Com seus jogos de olhares cúmplices, as pessoas do vagão como que nos isolavam. Mas não havia do que me envergonhar. Nada fizera de errado. Oras, pensei: que se danem! Logo chegaríamos em Santana e não veria mais aquelas caras censoras.
Como começou, repentinamente, como por encanto, a moça parou de chorar e começou a fazer o maior barulho. Chupava o nariz, pouco ligando para a educação ou se incomodava alguém.
Fiquei super intrigado. O que era aquilo? Parecia mais um quadro surrealista do que a vida em si. Não sabia o que pensar. Seria louca a mulher? E será que era tão importante aquela gente aparentar tamanha indiferença? Cogitava tais questões quando chegamos à Estação Tietê. A moça apressou-se em deixar o vagão, ganhando rapidamente a plataforma de desembarque.
Não consegui me segurar no banco, por mais compromissos que tivesse. Penso que da realidade só temos a vida e da vida só temos a nós mesmos. Assim mesmo, só temos o que acumulamos a cada momento e somos unicamente o que existimos. Precisava saber o que significava aquele instante, o que havia protagonizado. Levantei e desci também do vagão. Apressei meus passos. Metros à frente, abordei-a.
– Escuta moça, escuta: o que foi aquilo, o que aconteceu?
Olhou-me assustada.

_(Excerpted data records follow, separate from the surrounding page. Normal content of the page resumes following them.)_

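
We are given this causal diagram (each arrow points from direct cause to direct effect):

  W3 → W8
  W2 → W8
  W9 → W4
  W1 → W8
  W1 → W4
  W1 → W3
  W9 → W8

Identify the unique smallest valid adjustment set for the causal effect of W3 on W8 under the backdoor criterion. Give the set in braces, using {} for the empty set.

Variables eligible for adjustment (non-descendants of W3, excluding W3 and W8): {W1, W2, W4, W9}.
Backdoor paths from W3 to W8:
  P1: W3 <- W1 -> W4 <- W9 -> W8
  P2: W3 <- W1 -> W8
The empty set is not sufficient: P2 (W3 <- W1 -> W8) has no collider blocking it and no conditioned non-collider, so it is open.
Try {W1}:
  P1: blocked at fork node W1 ∈ conditioning set.
  P2: blocked at fork node W1 ∈ conditioning set.
{W1} contains no descendant of W3 and blocks every backdoor path.
No other singleton works — e.g. {W9} leaves P2 open — so {W1} is the unique smallest valid adjustment set.

{W1}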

Ao me reconhecer, como eu fosse uma lembrança remota, quedou-se. Respirou fundo e respondeu, olhando com aquela profundidade mal alimentada de sonhos:
– O que você quer?
– Vamos sentar um pouco aqui. Converse comigo. O que houve, teu marido morreu mesmo ou você está com algum problema? Explica-me, por favor. Fiquei de bobeira, sem entender. Ela era bem mais jovem do que observei a princípio. Mais bonita também. Seus olhos pareciam carregar por dentro toda a dor do mundo. O que a envelhecia, comprimindo-a de maturidade precoce. Após sentar-se a meu lado no banco da estação, olhou-me avaliando e disse:
– Puxa, moço, você não sabe o que eu estava sentindo ali, naquele momento. Precisava dizer a alguém. Aquilo estava me corroendo por dentro. Foi quase um grito de socorro. Eu estava muito só e a dor, às vezes, é muito maior que eu, chega a me sufocar. Quando você disse que sentia muito, percebi o quanto estava desesperada. Senti dó de mim mesma, só então pude chorar. Precisava muito chorar. Estou aliviada agora, já dá para voltar para casa.

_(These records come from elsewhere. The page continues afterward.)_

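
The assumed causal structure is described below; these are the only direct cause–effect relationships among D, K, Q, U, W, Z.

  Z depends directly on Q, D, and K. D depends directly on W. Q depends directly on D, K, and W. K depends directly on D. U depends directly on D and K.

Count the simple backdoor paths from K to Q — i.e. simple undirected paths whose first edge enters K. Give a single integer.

3

A backdoor path from K to Q is any simple undirected path whose first edge points into K (i.e. leaves K via a parent).
Parents of K: {D}.
Enumerating:
  P1: K <- D <- W -> Q
  P2: K <- D -> Q
  P3: K <- D -> Z <- Q
That exhausts the simple backdoor paths. Count: 3.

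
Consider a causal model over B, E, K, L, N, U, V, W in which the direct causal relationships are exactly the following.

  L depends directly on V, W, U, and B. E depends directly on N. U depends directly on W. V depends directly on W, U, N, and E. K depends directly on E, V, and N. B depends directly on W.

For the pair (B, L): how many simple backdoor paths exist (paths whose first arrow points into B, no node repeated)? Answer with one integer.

5

A backdoor path from B to L is any simple undirected path whose first edge points into B (i.e. leaves B via a parent).
Parents of B: {W}.
Enumerating:
  P1: B <- W -> U -> V -> L
  P2: B <- W -> U -> L
  P3: B <- W -> V <- U -> L
  P4: B <- W -> V -> L
  P5: B <- W -> L
That exhausts the simple backdoor paths. Count: 5.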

– Mas o que aconteceu, por que tamanha dor? O que houve com o teu marido? Perguntei ainda insatisfeito. Eu apenas começava a me conhecer. Via-me no intervalo do que lutava para ser e o que era de verdade. Provavelmente, parte disso apenas. E aquilo mexia comigo demais. Fazia parte do meu roteiro, qual papel estava protagonizando ali?
– Não quero falar nisso. Lembrar só machuca mais. Estava só, em casa, sofrendo demais, então resolvi sair. Precisava falar com alguém. Estou entrando e saindo de vagões do metrô há umas cinco horas. Não consegui falar com ninguém, até que não agüentei mais. Disse para a primeira pessoa que vi. Foi você, e acertei, porque você sentiu muito. Já estou bem. Muito obrigada. Com licença, preciso buscar meu filho que está com minha sogra.

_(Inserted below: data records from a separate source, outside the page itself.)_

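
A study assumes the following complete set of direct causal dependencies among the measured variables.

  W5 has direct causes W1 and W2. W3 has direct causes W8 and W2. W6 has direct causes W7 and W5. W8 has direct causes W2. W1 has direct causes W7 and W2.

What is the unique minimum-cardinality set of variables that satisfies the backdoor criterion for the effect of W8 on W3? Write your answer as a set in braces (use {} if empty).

{W2}

Variables eligible for adjustment (non-descendants of W8, excluding W8 and W3): {W1, W2, W5, W6, W7}.
Backdoor paths from W8 to W3:
  P1: W8 <- W2 -> W3
The empty set is not sufficient: P1 (W8 <- W2 -> W3) has no collider blocking it and no conditioned non-collider, so it is open.
Try {W2}:
  P1: blocked at fork node W2 ∈ conditioning set.
{W2} contains no descendant of W8 and blocks every backdoor path.
No other singleton works — e.g. {W7} leaves P1 open — so {W2} is the unique smallest valid adjustment set.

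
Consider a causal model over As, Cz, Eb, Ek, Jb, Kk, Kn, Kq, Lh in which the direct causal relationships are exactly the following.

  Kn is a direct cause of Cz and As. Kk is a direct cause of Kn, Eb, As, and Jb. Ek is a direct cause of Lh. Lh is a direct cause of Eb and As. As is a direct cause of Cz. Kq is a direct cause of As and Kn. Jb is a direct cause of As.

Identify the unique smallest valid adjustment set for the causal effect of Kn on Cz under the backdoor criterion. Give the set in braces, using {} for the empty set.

Variables eligible for adjustment (non-descendants of Kn, excluding Kn and Cz): {Eb, Ek, Jb, Kk, Kq, Lh}.
Backdoor paths from Kn to Cz:
  P1: Kn <- Kk -> Jb -> As -> Cz
  P2: Kn <- Kk -> As -> Cz
  P3: Kn <- Kk -> Eb <- Lh -> As -> Cz
  P4: Kn <- Kq -> As -> Cz
The empty set is not sufficient: P1 (Kn <- Kk -> Jb -> As -> Cz) has no collider blocking it and no conditioned non-collider, so it is open.
Try {Kk, Kq}:
  P1: blocked at fork node Kk ∈ conditioning set.
  P2: blocked at fork node Kk ∈ conditioning set.
  P3: blocked at fork node Kk ∈ conditioning set.
  P4: blocked at fork node Kq ∈ conditioning set.
{Kk, Kq} contains no descendant of Kn and blocks every backdoor path.
Every element of {Kk, Kq} is needed (dropping Kk leaves P1 open; dropping Kq leaves P4 open), so no proper subset is valid.
Among all size-2 subsets of the eligible variables, only {Kk, Kq} blocks every backdoor path, so it is the unique smallest valid adjustment set.

{Kk, Kq}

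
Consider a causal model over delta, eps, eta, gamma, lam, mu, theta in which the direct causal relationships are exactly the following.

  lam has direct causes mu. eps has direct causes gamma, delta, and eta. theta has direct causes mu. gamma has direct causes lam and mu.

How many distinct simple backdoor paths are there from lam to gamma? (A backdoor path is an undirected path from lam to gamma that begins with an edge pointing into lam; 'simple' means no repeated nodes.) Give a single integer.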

Perplexo, fiquei observando a moça despedir-se numa tentativa bizarra de sorrir e seguir pelo chão emborrachado da estação. Confuso, acompanhei com os olhos, até que se perdesse na multidão. Só então compreendi: como ela estava só! Que solidões mais profundas, impenetráveis!
Refleti que a solidão é o maior medo de cada um de nós, e aquela mulher mergulhara fundo nesse medo. Bem, pelo menos tentei contribuir. Senti muito mesmo, e ainda sentia. Esse pensamento fez com que me sentisse humano de repente, respeitando a mim mesmo. Sorri e caminhei para o trem que acabara de chegar na estação.